Sonuç olarak Bolton’a göre, Trump'ın başarılı bir başkan olmadığı entelektüel niteliklerden yoksun olduğu ve başkalarının eğilimlerini, ilgi alanlarını veya ihtiyaçlarını anlayamadığı anlaşılıyor.

Bolton, çatışmayı tırmandırma eğilimini kontrol etmiş olsa da Bolton, otokratik liderliğe hayran olan ve kişisel ilişkiler tarafından kolayca sallanabilen bir cumhurbaşkanına sahip olmanın sürdürülemez olduğu konusunda haklı gözüküyor. 

Trump için seçim açısından kilit nokta, Florida'daki Venezuelalı ve Kübalı sürgün topluluklarından aldığı destektir.

Dolayısıyla Venezuela politikasına ilişkin bu çelişkiler, Florida gibi kilit bir eyalette başarısız olabilir.

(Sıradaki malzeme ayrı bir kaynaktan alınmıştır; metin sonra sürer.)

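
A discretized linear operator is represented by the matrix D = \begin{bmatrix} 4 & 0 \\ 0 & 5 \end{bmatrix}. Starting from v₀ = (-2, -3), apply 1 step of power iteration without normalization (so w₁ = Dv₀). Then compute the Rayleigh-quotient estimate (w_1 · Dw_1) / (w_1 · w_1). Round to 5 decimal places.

4.77855

w1 = Dv₀ = (-8, -15)
Dw1 = (-32, -75)
w1·Dw1 = (-8)·(-32) + (-15)·(-75) = 1381; w1·w1 = (-8)·(-8) + (-15)·(-15) = 289
λ ≈ 1381/289 = 4.77855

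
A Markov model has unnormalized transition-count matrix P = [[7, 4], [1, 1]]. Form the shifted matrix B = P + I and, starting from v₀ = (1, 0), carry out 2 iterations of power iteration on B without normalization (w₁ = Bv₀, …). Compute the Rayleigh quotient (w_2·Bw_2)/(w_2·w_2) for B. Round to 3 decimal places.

B = P + I has rows (8, 4); (1, 2)
w1 = Bv₀ = (8·1 + 4·0; 1·1 + 2·0) = (8, 1)
w2 = Bw1 = (8·8 + 4·1; 1·8 + 2·1) = (68, 10)
Bw2 = (584, 88)
w2·Bw2 = 40592; w2·w2 = 4724; μ ≈ 40592/4724 = 8.593

8.593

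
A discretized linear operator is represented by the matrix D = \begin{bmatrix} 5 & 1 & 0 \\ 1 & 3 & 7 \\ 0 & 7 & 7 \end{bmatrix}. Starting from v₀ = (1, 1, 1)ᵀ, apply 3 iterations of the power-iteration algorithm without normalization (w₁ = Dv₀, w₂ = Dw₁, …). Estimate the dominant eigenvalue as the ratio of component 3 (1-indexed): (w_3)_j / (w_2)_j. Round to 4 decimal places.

λ ≈ 12.4800

w1 = Dv₀ = (5·1 + 1·1 + 0·1; 1·1 + 3·1 + 7·1; 0·1 + 7·1 + 7·1) = (6, 11, 14)
w2 = Dw1 = (5·6 + 1·11 + 0·14; 1·6 + 3·11 + 7·14; 0·6 + 7·11 + 7·14) = (41, 137, 175)
w3 = Dw2 = (342, 1677, 2184)
Ratio at component: 2184 / 175 = 12.4800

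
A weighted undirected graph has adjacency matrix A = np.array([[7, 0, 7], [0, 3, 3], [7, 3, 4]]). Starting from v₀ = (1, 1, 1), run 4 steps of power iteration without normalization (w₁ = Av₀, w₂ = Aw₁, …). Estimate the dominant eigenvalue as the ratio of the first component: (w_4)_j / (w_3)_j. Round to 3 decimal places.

13.087

w1 = Av₀ = (7·1 + 0·1 + 7·1; 0·1 + 3·1 + 3·1; 7·1 + 3·1 + 4·1) = (14, 6, 14)
w2 = Aw1 = (7·14 + 0·6 + 7·14; 0·14 + 3·6 + 3·14; 7·14 + 3·6 + 4·14) = (196, 60, 172)
w3 = Aw2 = (2576, 696, 2240)
w4 = Aw3 = (33712, 8808, 29080)
Ratio at component: 33712 / 2576 = 13.087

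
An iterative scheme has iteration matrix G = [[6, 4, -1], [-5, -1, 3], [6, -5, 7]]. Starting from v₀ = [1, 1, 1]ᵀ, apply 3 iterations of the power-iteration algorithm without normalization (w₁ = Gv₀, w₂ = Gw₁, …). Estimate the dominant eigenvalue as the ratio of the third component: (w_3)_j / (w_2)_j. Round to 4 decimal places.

w1 = Gv₀ = (6·1 + 4·1 + (-1)·1; (-5)·1 + (-1)·1 + 3·1; 6·1 + (-5)·1 + 7·1) = (9, -3, 8)
w2 = Gw1 = (6·9 + 4·(-3) + (-1)·8; (-5)·9 + (-1)·(-3) + 3·8; 6·9 + (-5)·(-3) + 7·8) = (34, -18, 125)
w3 = Gw2 = (7, 223, 1169)
Ratio at component: 1169 / 125 = 9.3520

9.3520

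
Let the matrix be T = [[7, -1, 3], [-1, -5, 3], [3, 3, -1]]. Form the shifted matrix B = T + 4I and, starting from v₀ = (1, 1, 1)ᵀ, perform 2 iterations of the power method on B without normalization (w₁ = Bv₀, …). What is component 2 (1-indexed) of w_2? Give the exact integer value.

B = T + 4I has rows (11, -1, 3); (-1, -1, 3); (3, 3, 3)
w1 = Bv₀ = (11·1 + (-1)·1 + 3·1; (-1)·1 + (-1)·1 + 3·1; 3·1 + 3·1 + 3·1) = (13, 1, 9)
w2 = Bw1 = (11·13 + (-1)·1 + 3·9; (-1)·13 + (-1)·1 + 3·9; 3·13 + 3·1 + 3·9) = (169, 13, 69)
Requested component of w2: 13

13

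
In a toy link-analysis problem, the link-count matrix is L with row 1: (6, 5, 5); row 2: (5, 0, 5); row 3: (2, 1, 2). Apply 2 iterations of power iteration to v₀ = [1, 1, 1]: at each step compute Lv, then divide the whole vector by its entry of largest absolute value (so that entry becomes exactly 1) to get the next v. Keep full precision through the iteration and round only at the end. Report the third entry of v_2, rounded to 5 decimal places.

Lv0 = (16.000000, 10.000000, 5.000000); divide by 16.000000 → v1 = (1.000000, 0.625000, 0.312500)
Lv1 = (10.687500, 6.562500, 3.250000); divide by 10.687500 → v2 = (1.000000, 0.614035, 0.304094)
Requested entry of v2: 52/171 = 0.30409

0.30409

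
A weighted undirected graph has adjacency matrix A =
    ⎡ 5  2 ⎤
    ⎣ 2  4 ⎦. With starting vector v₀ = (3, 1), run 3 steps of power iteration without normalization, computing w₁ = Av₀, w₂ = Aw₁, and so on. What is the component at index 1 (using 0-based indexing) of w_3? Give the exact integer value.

506

w1 = Av₀ = (5·3 + 2·1; 2·3 + 4·1) = (17, 10)
w2 = Aw1 = (5·17 + 2·10; 2·17 + 4·10) = (105, 74)
w3 = Aw2 = (673, 506)
The requested component of w3 is 506.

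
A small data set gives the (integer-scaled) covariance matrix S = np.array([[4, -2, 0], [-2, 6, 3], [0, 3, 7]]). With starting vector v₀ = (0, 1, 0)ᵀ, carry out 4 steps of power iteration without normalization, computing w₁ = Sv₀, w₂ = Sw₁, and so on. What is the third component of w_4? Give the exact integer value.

w1 = Sv₀ = (-2, 6, 3)
w2 = Sw1 = (-20, 49, 39)
w3 = Sw2 = (-178, 451, 420)
w4 = Sw3 = (-1614, 4322, 4293)
The requested component of w4 is 4293.

4293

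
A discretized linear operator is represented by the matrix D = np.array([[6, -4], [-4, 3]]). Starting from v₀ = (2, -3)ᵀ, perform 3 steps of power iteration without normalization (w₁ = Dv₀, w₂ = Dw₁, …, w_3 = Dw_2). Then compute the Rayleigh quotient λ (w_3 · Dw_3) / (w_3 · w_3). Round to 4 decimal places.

w1 = Dv₀ = (24, -17)
w2 = Dw1 = (212, -147)
w3 = Dw2 = (1860, -1289)
Dw3 = (16316, -11307)
w3·Dw3 = 1860·16316 + (-1289)·(-11307) = 44922483; w3·w3 = 1860·1860 + (-1289)·(-1289) = 5121121
λ ≈ 44922483/5121121 = 8.7720

8.7720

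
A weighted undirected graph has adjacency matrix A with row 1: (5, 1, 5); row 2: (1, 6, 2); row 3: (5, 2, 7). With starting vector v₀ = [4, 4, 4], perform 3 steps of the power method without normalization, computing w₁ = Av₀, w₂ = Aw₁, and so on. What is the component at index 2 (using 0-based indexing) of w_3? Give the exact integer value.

8212

w1 = Av₀ = (44, 36, 56)
w2 = Aw1 = (536, 372, 684)
w3 = Aw2 = (6472, 4136, 8212)
The requested component of w3 is 8212.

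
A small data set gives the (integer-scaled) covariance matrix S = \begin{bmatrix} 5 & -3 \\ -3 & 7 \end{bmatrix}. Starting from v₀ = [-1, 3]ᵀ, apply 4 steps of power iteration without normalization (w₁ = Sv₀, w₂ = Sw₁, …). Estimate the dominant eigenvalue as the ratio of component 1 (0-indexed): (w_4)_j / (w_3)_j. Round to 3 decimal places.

λ ≈ 9.120

w1 = Sv₀ = (5·(-1) + (-3)·3; (-3)·(-1) + 7·3) = (-14, 24)
w2 = Sw1 = (5·(-14) + (-3)·24; (-3)·(-14) + 7·24) = (-142, 210)
w3 = Sw2 = (-1340, 1896)
w4 = Sw3 = (-12388, 17292)
Ratio at component: 17292 / 1896 = 9.120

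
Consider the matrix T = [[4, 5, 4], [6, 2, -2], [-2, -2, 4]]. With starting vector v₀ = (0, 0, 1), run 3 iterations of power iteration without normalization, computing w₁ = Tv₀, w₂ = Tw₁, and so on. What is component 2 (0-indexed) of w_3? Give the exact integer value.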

Ancak bu, kitabın genel olarak Bolton’un Trump’a kıyasla daha kötü düşünceler barındırdığını göz ardı etmez; bu bağlamda Bolton’un yapmak istediği kötülükleri engel olan kişinin de Trump olduğunu da vurgulamamız gerekir.

 

 

*Bu makalede yer alan fikirler yazara aittir ve Independent Türkçe’nin editöryal politikasını yansıtmayabilir.